Corrupção – Os mega processos de corrupção que abalaram o Brasil, em especial a Operação Lava-Jato, moldaram politicamente os últimos anos e criaram as condições para a polarização. As investigações desvendaram (e continuam a desvendar) uma corrupção endémica na política brasileira e os principais partidos, como o PT de Lula da Silva, ou o PSDB do candidato Gerardo Alckmin, foram profundamente atingidos. 

Crise económica – Depois de um período de expansão e crescimento económico, em meados de 2012, o Brasil entrou numa espiral descendente que teve o seu apogeu na recessão que provocou uma crise económica a partir de 2014, cujos efeitos se agravaram com a crise política que se iniciou com a reeleição de Dilma Rousseff. Ao longo de 2015, milhões de pessoas saíram às ruas em manifestações contra a Presidente e em defesa  da Lava-JatoRousseff foi destituída no ano seguinte. A solução para a crise ainda está por definir e tem um papel decisivo nestas eleições.
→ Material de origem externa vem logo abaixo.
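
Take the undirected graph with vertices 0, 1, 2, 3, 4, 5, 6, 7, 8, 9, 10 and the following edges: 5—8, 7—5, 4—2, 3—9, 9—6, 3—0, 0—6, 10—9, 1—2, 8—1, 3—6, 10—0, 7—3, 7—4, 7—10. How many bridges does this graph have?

0

The edges on the cycle 3-9-6-3 are not bridges since each lies on that cycle.
Every edge lies on some cycle, so there are no bridges.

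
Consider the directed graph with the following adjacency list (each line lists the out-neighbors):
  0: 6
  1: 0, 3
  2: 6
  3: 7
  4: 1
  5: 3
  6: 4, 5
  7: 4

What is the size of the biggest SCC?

{0, 1, 3, 4, 5, 6, 7} are all mutually reachable — one SCC of size 7.
{2} is an SCC by itself.
The largest has 7 vertices.

7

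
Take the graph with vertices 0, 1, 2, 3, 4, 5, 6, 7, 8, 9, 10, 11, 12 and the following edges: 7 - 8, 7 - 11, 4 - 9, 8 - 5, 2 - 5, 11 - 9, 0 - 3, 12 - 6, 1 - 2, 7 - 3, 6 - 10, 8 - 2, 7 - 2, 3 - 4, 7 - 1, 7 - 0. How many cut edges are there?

2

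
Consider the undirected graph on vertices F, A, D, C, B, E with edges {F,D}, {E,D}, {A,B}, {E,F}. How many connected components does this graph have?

C is isolated — a component by itself.
Starting from A we can reach A, B. That is one component of size 2.
Starting from D we can reach D, E, F. That is one component of size 3.
Total: 3 components.

3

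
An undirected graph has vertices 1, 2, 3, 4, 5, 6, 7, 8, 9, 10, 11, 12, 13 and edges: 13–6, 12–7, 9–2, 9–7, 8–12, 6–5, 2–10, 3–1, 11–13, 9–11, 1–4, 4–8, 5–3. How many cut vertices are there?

2

Removing 2 increases the component count from 1 to 2, so 2 is a cut vertex.
Removing 9 increases the component count from 1 to 2, so 9 is a cut vertex.
By contrast removing 10 leaves 1 component; it is not a cut vertex. No other vertex is a cut vertex either.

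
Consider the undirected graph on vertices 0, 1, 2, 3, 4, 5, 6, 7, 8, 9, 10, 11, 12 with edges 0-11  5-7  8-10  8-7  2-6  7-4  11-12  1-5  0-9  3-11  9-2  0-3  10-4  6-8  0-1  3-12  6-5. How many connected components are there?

Starting from 0 we can reach 0, 1, 2, 3, 4, 5, 6, 7, 8, 9, 10, 11, 12. That is one component of size 13.
Total: 1 component.

1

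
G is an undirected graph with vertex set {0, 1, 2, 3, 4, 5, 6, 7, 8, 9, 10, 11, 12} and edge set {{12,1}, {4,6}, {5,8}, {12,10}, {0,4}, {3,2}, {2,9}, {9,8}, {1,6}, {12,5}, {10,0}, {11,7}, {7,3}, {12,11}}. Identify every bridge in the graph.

The edges on the cycle 12-11-7-3-2-9-8-5-12 are not bridges since each lies on that cycle.
Every edge lies on some cycle, so there are no bridges.

none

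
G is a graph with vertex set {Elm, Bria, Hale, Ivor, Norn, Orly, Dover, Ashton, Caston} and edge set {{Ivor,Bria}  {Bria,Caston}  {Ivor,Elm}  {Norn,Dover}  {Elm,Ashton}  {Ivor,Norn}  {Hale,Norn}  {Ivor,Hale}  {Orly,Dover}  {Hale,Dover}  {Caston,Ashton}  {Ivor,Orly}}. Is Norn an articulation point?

Deleting Norn leaves 1 component (was 1) (its neighbors Hale, Ivor, Dover remain connected to each other), so Norn is not a cut vertex.

No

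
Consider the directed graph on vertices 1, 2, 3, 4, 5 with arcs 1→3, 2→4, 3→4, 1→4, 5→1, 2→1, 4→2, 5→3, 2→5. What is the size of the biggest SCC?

5

{1, 2, 3, 4, 5} are all mutually reachable — one SCC of size 5.
The largest has 5 vertices.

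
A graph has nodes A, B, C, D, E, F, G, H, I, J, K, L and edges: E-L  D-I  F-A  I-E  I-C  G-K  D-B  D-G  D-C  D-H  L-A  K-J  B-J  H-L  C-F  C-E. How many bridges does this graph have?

0

The edges on the cycle D-I-E-C-D are not bridges since each lies on that cycle.
Every edge lies on some cycle, so there are no bridges.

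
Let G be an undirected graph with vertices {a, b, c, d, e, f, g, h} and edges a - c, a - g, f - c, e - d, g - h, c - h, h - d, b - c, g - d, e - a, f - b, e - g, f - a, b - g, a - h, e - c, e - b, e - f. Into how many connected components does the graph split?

1

Starting from a we can reach a, b, c, d, e, f, g, h. That is one component of size 8.
Total: 1 component.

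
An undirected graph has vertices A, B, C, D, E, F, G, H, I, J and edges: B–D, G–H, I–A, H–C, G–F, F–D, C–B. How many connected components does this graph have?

E is isolated — a component by itself.
J is isolated — a component by itself.
Starting from A we can reach A, I. That is one component of size 2.
Starting from B we can reach B, C, D, F, G, H. That is one component of size 6.
Total: 4 components.

4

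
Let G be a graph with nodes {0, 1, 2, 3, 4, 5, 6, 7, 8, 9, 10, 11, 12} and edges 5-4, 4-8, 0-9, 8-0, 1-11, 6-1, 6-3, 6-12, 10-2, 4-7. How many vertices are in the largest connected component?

6

Starting from 2 we can reach 2, 10. That is one component of size 2.
Starting from 1 we can reach 1, 3, 6, 11, 12. That is one component of size 5.
Starting from 0 we can reach 0, 4, 5, 7, 8, 9. That is one component of size 6.
The largest has 6 vertices.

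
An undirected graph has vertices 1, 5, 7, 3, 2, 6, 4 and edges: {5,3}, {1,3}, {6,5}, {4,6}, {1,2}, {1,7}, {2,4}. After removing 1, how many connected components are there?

2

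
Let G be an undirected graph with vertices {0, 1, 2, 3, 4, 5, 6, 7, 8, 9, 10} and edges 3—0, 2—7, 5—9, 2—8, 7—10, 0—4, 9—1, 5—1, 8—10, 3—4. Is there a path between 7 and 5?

No

The component containing 7 is {2, 7, 8, 10}, and 5 is not in it.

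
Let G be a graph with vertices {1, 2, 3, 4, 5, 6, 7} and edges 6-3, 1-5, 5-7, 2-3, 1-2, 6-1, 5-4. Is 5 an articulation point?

Yes

Deleting 5 raises the number of components from 1 to 3, so 5 is a cut vertex.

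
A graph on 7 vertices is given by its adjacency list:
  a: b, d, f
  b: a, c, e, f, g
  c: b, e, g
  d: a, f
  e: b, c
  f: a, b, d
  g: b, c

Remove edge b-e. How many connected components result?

1

b and e are still connected via b-c-e, so the component count stays at 1.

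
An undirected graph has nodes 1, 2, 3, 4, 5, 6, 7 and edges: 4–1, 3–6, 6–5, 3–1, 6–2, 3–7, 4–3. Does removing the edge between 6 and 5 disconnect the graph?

Removing 6–5 leaves no path between 6 and 5: the component count goes from 1 to 2. So it is a bridge.

Yes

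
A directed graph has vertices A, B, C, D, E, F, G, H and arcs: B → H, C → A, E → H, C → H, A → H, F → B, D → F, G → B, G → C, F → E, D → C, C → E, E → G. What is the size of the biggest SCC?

3

{C, E, G} are all mutually reachable — one SCC of size 3.
{D} is an SCC by itself.
{A} is an SCC by itself.
{H} is an SCC by itself.
{F} is an SCC by itself.
(and 1 more singleton SCC)
The largest has 3 vertices.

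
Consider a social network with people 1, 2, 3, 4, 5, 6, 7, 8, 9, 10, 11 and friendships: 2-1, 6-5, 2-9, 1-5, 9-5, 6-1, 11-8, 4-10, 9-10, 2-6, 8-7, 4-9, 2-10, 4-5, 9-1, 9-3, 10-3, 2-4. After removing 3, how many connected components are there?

2

With 3 gone, the remaining components are: {7, 8, 11}; {1, 2, 4, 5, 6, 9, 10}.
That is 2 components.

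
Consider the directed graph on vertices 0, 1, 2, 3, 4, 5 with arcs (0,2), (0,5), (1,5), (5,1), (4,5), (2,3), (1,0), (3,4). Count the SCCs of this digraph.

{0, 1, 2, 3, 4, 5} are all mutually reachable — one SCC of size 6.
That gives 1 strongly connected component.

1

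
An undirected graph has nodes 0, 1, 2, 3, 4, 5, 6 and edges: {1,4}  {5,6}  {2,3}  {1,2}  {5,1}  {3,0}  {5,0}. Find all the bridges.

1-4, 5-6

The edges on the cycle 5-1-2-3-0-5 are not bridges since each lies on that cycle.
But removing 1–4 disconnects 1 from 4; removing 5–6 disconnects 5 from 6 — these are bridges.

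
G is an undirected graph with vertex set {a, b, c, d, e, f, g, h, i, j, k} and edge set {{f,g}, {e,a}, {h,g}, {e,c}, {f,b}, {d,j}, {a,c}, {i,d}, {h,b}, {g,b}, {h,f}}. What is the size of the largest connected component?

4

k is isolated — a component by itself.
Starting from a we can reach a, c, e. That is one component of size 3.
Starting from d we can reach d, i, j. That is one component of size 3.
Starting from b we can reach b, f, g, h. That is one component of size 4.
The largest has 4 vertices.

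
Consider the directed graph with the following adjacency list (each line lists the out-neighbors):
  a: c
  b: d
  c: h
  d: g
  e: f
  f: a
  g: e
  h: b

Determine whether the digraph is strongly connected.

Yes

From g we can reach every vertex (a, b, c, d, e, f, g, h), and every vertex can reach g (a, b, c, d, e, f, g, h). So the whole graph is one strongly connected component.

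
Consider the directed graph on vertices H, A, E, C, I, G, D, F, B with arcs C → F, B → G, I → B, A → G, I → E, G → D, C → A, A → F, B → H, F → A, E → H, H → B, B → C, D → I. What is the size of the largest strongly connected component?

{A, B, C, D, E, F, G, H, I} are all mutually reachable — one SCC of size 9.
The largest has 9 vertices.

9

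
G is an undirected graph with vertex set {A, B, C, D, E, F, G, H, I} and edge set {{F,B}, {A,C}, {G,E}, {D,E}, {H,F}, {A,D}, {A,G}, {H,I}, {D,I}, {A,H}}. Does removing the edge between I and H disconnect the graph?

No

After removing I–H, the path I-D-A-H still connects them, so the edge is not a bridge.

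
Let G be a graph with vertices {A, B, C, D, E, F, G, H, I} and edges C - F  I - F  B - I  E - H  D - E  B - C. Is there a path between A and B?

No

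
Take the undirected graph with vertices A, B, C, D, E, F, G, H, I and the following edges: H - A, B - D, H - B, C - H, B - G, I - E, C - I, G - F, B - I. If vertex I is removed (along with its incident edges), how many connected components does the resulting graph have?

2

With I gone, the remaining components are: {E}; {A, B, C, D, F, G, H}.
That is 2 components.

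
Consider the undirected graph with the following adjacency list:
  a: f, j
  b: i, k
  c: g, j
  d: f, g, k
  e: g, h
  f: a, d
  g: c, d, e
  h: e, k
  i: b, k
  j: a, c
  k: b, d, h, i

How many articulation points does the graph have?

1

Removing k increases the component count from 1 to 2, so k is a cut vertex.
By contrast removing i leaves 1 component; it is not a cut vertex. No other vertex is a cut vertex either.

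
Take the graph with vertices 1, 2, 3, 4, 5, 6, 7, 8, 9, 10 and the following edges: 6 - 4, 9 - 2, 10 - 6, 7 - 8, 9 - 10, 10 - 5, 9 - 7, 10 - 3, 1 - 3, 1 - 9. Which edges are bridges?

10-5, 10-6, 2-9, 4-6, 7-8, 7-9

The edges on the cycle 1-9-10-3-1 are not bridges since each lies on that cycle.
But removing 8 - 7 disconnects 8 from 7; removing 9 - 2 disconnects 9 from 2; removing 10 - 5 disconnects 10 from 5; removing 10 - 6 disconnects 10 from 6 — these are bridges.
In total 6 edges are bridges.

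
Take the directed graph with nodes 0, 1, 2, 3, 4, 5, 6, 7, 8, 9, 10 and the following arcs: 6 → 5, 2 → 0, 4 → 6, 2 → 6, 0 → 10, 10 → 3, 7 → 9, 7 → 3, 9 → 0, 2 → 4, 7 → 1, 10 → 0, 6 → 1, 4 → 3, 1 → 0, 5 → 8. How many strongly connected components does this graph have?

10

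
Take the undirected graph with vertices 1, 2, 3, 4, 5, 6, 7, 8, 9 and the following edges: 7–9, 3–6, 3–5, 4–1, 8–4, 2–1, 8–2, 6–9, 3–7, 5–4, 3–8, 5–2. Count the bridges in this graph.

0

The edges on the cycle 5-4-1-2-5 are not bridges since each lies on that cycle.
Every edge lies on some cycle, so there are no bridges.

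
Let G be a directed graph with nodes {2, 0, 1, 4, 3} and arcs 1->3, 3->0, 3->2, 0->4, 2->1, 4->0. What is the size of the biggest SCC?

3

{1, 2, 3} are all mutually reachable — one SCC of size 3.
{0, 4} are all mutually reachable — one SCC of size 2.
The largest has 3 vertices.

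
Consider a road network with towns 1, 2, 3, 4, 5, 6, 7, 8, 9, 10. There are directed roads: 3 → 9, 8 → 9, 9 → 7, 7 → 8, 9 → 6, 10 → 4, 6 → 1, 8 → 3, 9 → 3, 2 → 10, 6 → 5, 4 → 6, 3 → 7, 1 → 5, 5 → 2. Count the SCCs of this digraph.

2

{1, 2, 4, 5, 6, 10} are all mutually reachable — one SCC of size 6.
{3, 7, 8, 9} are all mutually reachable — one SCC of size 4.
That gives 2 strongly connected components.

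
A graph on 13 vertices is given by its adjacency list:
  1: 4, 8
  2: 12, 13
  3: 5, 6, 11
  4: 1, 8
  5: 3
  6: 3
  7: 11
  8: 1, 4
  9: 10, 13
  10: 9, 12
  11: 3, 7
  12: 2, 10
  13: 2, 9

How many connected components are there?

3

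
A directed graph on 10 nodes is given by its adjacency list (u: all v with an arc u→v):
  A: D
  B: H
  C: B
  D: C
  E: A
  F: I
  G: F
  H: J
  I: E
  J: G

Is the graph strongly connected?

From F we can reach every vertex (A, B, C, D, E, F, G, H, I, J), and every vertex can reach F (A, B, C, D, E, F, G, H, I, J). So the whole graph is one strongly connected component.

Yes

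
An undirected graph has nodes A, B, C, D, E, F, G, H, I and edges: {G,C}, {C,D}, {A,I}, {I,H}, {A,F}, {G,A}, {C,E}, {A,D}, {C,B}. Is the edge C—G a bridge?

No

After removing C—G, the path C-D-A-G still connects them, so the edge is not a bridge.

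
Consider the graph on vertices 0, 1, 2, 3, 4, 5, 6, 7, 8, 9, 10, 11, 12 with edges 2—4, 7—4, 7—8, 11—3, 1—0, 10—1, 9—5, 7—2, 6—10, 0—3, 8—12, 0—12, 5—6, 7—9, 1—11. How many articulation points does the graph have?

Removing 7 increases the component count from 1 to 2, so 7 is a cut vertex.
By contrast removing 11 leaves 1 component; it is not a cut vertex. No other vertex is a cut vertex either.

1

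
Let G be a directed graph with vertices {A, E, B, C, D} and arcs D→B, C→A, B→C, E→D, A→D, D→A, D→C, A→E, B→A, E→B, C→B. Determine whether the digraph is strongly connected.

From B we can reach every vertex (A, B, C, D, E), and every vertex can reach B (A, B, C, D, E). So the whole graph is one strongly connected component.

Yes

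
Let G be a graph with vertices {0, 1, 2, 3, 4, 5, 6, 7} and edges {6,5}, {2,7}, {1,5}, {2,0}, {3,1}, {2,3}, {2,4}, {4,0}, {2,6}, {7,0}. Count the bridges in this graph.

0

The edges on the cycle 2-4-0-2 are not bridges since each lies on that cycle.
Every edge lies on some cycle, so there are no bridges.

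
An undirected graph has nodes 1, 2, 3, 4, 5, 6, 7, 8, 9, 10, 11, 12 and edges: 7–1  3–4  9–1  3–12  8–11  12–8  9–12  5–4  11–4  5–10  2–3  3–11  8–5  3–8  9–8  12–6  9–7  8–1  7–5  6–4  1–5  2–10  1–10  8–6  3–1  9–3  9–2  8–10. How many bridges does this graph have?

The edges on the cycle 9-7-1-8-12-9 are not bridges since each lies on that cycle.
Every edge lies on some cycle, so there are no bridges.

0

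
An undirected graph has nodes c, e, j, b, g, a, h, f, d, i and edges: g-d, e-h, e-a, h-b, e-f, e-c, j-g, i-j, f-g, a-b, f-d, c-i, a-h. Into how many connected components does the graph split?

1

Starting from a we can reach a, b, c, d, e, f, g, h, i, j. That is one component of size 10.
Total: 1 component.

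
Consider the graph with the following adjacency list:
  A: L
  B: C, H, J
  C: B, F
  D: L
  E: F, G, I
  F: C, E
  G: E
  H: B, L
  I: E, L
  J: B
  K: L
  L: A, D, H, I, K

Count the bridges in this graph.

The edges on the cycle C-F-E-I-L-H-B-C are not bridges since each lies on that cycle.
But removing A-L disconnects A from L; removing K-L disconnects K from L; removing J-B disconnects J from B; removing D-L disconnects D from L — these are bridges.
In total 5 edges are bridges.

5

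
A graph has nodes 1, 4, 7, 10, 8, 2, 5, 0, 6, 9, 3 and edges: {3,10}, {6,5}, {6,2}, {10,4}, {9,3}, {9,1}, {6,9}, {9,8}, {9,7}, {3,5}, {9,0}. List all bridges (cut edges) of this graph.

0-9, 1-9, 10-3, 10-4, 2-6, 7-9, 8-9

The edges on the cycle 6-9-3-5-6 are not bridges since each lies on that cycle.
But removing 9–0 disconnects 9 from 0; removing 3–10 disconnects 3 from 10; removing 10–4 disconnects 10 from 4; removing 6–2 disconnects 6 from 2 — these are bridges.
In total 7 edges are bridges.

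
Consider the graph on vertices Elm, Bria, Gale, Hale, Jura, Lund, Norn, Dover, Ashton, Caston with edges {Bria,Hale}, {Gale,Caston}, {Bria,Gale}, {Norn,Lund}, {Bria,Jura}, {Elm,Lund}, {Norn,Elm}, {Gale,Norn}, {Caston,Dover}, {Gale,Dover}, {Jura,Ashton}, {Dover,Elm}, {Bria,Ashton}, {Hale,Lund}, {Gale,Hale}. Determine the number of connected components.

1

Starting from Elm we can reach Elm, Bria, Gale, Hale, Jura, Lund, Norn, Dover, Ashton, Caston. That is one component of size 10.
Total: 1 component.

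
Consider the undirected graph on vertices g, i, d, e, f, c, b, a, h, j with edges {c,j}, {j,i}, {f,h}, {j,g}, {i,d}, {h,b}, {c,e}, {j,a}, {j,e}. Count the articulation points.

3

Removing h increases the component count from 2 to 3, so h is a cut vertex.
Removing i increases the component count from 2 to 3, so i is a cut vertex.
Removing j increases the component count from 2 to 5, so j is a cut vertex.
By contrast removing d leaves 2 components; it is not a cut vertex. No other vertex is a cut vertex either.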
Destituição – Em Agosto de 2016 a Presidente Dilma Rousseff (PT) foi destituída por crimes de responsabilidade na gestão das contas públicas através de um processo de impeachment (a palavra usada no Brasil) aberto em Dezembro de 2015 por Eduardo Cunha, que era presidente da Câmara dos Deputados. Cunha, que já estava a ser investigado pela Lava Jato, está preso. O PT classificou o processo de "golpe" e foi nele que assentou a sua estratégia eleitoral. A queda de Dilma e a entrada de Temer adensaram a crise política e económica.

Ditadura – Poucas vezes se falou tanto em ditadura nas vésperas de umas eleições. Bolsonaro está no grupo dos brasileiros que se recusa a condenar os abusos cometidos pelo Estado durante a época da ditadura militar (1964-1985). Disse que “o grande erro” dos militares foi “torturar e não matar” os opositores. O seu discurso ecoou num sector da sociedade que também não olha de uma forma totalmente negativa para esse período. Um estudo do instituto Pew feito no ano passado mostrava que 23% dos brasileiros apoiam um sistema “não democrático” – um valor acima da média dos restantes países incluídos no estudo. 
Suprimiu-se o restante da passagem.